Ultimately: ‘There is little reason for thinking that competition cannot work in most markets involving digital and other information technologies.  Nevertheless, effective policy design requires careful thought. The trick is to keep the channels open for new entry, resource movement, and consumer choice—things that antitrust policy is capable of doing well.’


This is a good overview of how antitrust applies to IT technologies. It is nothing if not comprehensive, even if its scope (antitrust and Innovation Technologies) comes at the cost of thematic consistency (e.g. I’m not sure what the various sections have in common with each other, other than providing examples of the application of competition law in which IT industries were involved).


However, an issue I have with this piece is that it is better at identifying problems than at presenting solutions.  For example, explaining that antitrust has difficulties in identifying market power in information technology markets is useful. On the other hand, the proposed solutions – e.g. stating that antitrust should only identify market power when returns are excessive over a long period without defining what excessive means or a sufficiently long period is; recommending that it be acknowledged that market definition in IT markets is extremely difficult, and that alternative measures of market power should be adopted when market definition and price-cost are not suitable – do not really help decision-makers or companies.

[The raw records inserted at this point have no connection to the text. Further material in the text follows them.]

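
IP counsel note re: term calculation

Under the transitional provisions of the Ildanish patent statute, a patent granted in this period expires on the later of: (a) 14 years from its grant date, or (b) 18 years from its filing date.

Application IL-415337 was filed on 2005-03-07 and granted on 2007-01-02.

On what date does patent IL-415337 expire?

(a) grant + 14 years → 2 January 2021.
(b) filing + 18 years → 7 March 2023.
Later of the two: 7 March 2023.

March 7, 2023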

Yet another concern I had was that pro-competitive arguments seem to be taken at face value. For example, it is obviously true that multihoming and the ability to switch can counteract and discipline monopolies. At the same time, the practical issue seems to be that – a bit as with utility providers and bank accounts – users may not make use of such multihoming and switching options. In other words, while I believe that pro-competitive arguments should be taken seriously, I also have doubts whether they are empirical valid. Such matters are ultimately empirical and assumptions can be disproved by evidence, which is not something that the article seems to take into account.